What’s great about the QR3 is their scope. Sure, they are not best used with very cheap amplification, where the quality of the ribbon tweeter outshines the electronics. And, if you are thinking this a great way to harness the sound of super-high-end audio, the QR3 is good... but not that good, and one of the more upmarket models from Audiovector’s own SR range might be more suitable. I used a few different combinations of Naim and Hegel electronics, as these seem to hit an QR3 sweet spot.
There’s a paradox here, but in a thoroughly good way. These are musically revealing, yet sonically unthreatening, loudspeakers.
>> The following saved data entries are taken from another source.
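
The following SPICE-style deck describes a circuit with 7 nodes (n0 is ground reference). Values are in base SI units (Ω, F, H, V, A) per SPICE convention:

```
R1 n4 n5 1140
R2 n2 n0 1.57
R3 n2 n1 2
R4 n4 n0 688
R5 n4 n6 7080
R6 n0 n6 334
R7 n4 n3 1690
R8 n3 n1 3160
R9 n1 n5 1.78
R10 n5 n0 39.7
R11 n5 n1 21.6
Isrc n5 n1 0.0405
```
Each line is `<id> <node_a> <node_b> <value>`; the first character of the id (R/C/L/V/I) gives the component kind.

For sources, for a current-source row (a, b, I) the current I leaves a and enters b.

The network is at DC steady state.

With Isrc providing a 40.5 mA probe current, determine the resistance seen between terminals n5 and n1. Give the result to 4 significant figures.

R_eq = 1.583 Ω

Element admittances at DC:
  Y(R1) = 0.0008772 S between n4,n5
  Y(R2) = 0.6369 S between n2,n0
  Y(R3) = 0.5000 S between n2,n1
  Y(R4) = 0.001453 S between n4,n0
  Y(R5) = 0.0001412 S between n4,n6
  Y(R6) = 0.002994 S between n0,n6
  Y(R7) = 0.0005917 S between n4,n3
  Y(R8) = 0.0003165 S between n3,n1
  Y(R9) = 0.5618 S between n1,n5
  Y(R10) = 0.02519 S between n5,n0
  Y(R11) = 0.04630 S between n5,n1
  Isrc: injects 0.0405 A into n1 (from n5)
Assemble and solve the 6×6 MNA system:
  V(n1)=0.005388  V(n2)=0.002369  V(n3)=-0.01041  V(n4)=-0.01886  V(n5)=-0.05872  V(n6)=-0.0008498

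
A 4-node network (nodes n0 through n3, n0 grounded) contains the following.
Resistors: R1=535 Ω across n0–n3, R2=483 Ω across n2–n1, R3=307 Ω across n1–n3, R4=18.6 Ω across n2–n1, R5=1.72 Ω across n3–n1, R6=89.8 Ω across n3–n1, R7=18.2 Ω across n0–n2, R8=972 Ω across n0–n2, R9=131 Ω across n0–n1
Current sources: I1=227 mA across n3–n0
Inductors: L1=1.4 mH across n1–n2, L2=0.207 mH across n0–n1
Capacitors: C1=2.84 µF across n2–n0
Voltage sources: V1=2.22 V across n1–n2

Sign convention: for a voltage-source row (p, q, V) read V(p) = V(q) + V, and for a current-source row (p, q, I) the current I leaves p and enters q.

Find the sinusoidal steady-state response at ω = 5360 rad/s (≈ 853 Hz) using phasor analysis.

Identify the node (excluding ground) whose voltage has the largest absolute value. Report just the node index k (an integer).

Apply KCL at each of the 3 non-ground nodes and solve the resulting linear system.
Node n1: branches {R2, R3, R4, R5, L1, R6, L2, R9, V1} → V_1 = -0.04639-0.1117j
Node n2: branches {R2, R4, L1, C1, R7, R8, V1} → V_2 = -2.266-0.1117j
Node n3: branches {R1, I1, R3, R5, R6} → V_3 = -0.4261-0.1114j
Source currents: i(V1)=-0.2491+0.2551j

2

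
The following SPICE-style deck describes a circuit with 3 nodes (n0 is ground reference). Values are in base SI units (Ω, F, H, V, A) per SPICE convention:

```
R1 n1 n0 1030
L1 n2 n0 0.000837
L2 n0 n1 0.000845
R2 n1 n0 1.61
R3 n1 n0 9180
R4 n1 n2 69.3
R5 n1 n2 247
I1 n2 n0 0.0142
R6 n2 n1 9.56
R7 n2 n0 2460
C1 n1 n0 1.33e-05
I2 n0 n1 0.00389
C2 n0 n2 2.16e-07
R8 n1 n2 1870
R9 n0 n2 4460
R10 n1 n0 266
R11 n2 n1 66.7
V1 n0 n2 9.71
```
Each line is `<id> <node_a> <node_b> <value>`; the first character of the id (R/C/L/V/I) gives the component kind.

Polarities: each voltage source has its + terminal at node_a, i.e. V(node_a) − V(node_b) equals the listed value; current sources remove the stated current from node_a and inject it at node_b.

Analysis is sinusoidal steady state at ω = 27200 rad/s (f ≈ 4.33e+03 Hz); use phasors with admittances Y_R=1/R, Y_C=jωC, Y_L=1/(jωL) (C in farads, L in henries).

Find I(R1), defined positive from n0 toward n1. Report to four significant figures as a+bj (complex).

0.001452-0.0006046j A

MNA unknowns: 2 node voltages V₁..V_2 plus 1 source current (V1)
R1: Y=0.0009709+0.000j on G[1,0]
L1: Y=0.000-0.04392j on G[2,0]
L2: Y=0.000-0.04351j on G[0,1]
R2: Y=0.6211+0.000j on G[1,0]
R3: Y=0.0001089+0.000j on G[1,0]
R4: Y=0.01443+0.000j on G[1,2]
R5: Y=0.004049+0.000j on G[1,2]
I1: z[2]−=0.0142, z[0]+=0.0142
R6: Y=0.1046+0.000j on G[2,1]
R7: Y=0.0004065+0.000j on G[2,0]
C1: Y=0.000+0.3618j on G[1,0]
I2: z[0]−=0.00389, z[1]+=0.00389
C2: Y=0.000+0.005875j on G[0,2]
R8: Y=0.0005348+0.000j on G[1,2]
R9: Y=0.0002242+0.000j on G[0,2]
R10: Y=0.003759+0.000j on G[1,0]
R11: Y=0.01499+0.000j on G[2,1]
V1: row V0−V2=9.71, i_V1 at 0,2
solve → V1=-1.496+0.6227j, V2=-9.710+0.000j
aux → i_V1=-1.130+0.2831j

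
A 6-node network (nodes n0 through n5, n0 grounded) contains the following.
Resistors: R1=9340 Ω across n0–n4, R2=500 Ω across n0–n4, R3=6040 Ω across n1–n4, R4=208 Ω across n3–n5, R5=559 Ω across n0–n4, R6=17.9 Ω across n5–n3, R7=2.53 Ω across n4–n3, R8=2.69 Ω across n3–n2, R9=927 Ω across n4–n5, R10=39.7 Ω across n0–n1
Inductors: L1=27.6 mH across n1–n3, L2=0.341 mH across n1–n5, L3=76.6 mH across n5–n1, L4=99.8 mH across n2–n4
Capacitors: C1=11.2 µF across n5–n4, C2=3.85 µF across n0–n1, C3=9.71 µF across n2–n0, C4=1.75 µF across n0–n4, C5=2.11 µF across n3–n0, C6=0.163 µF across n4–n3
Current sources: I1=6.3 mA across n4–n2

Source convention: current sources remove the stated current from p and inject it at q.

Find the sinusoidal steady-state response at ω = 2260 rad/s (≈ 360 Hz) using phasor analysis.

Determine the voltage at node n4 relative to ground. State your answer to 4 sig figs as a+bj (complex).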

By that, I mean they get under the skin of the music you are playing, but the QR3 won’t render an MP3 file unlistenable unless it is something truly awful. Neither will it make signal compressed ‘loudness war’ albums like Death Magnetic by Metallica [Vertigo] sound like audiophile recordings of plinky-plonky jazz, but the QR3 will at least make the most of the thin, compressed recordings. Usually, this happens by sacrificing dynamic range in recordings that benefit from good dynamics, but the QR3 is dynamically exciting under these conditions. It’s not smoke and mirrors, and I suspect the QR3 is adaptable enough to be as dynamic as the music being played. It’s only when you compare the QR3 to larger, more effortlessly dynamic loudspeakers that you begin to hear where the limitations are. That being said, ‘larger, more effortlessly dynamic loudspeakers’ at this level don’t tend to sound very good, and those that do sound good don’t tend to cost as little as the QR3. It’s that sense of pragmatic balance that wins out.
But then there’s that tweeter, which is incredibly well-balanced and sounds smooth, detailed, open, and extends way up into the bat-eared regions. And then there is the big sound that makes for realistically-scaled instruments and image sizes in any kind of music. Finally, there is every last sense of a loudspeaker that can turn its hand to anything: I played slow-burn Boards of Canada and Mogwai thrash, through filigree Handel ornamentation, ZZ Top boogie, and more. Every piece was handled well (albeit the ZZ Top was handled a bit more ‘well’ than the baroque), with an infectious sense of rhythm, solid bass lines, and a very big image projected forward into the room. Most of all, however, the sound the QR3 makes is fun and easy to spend time with.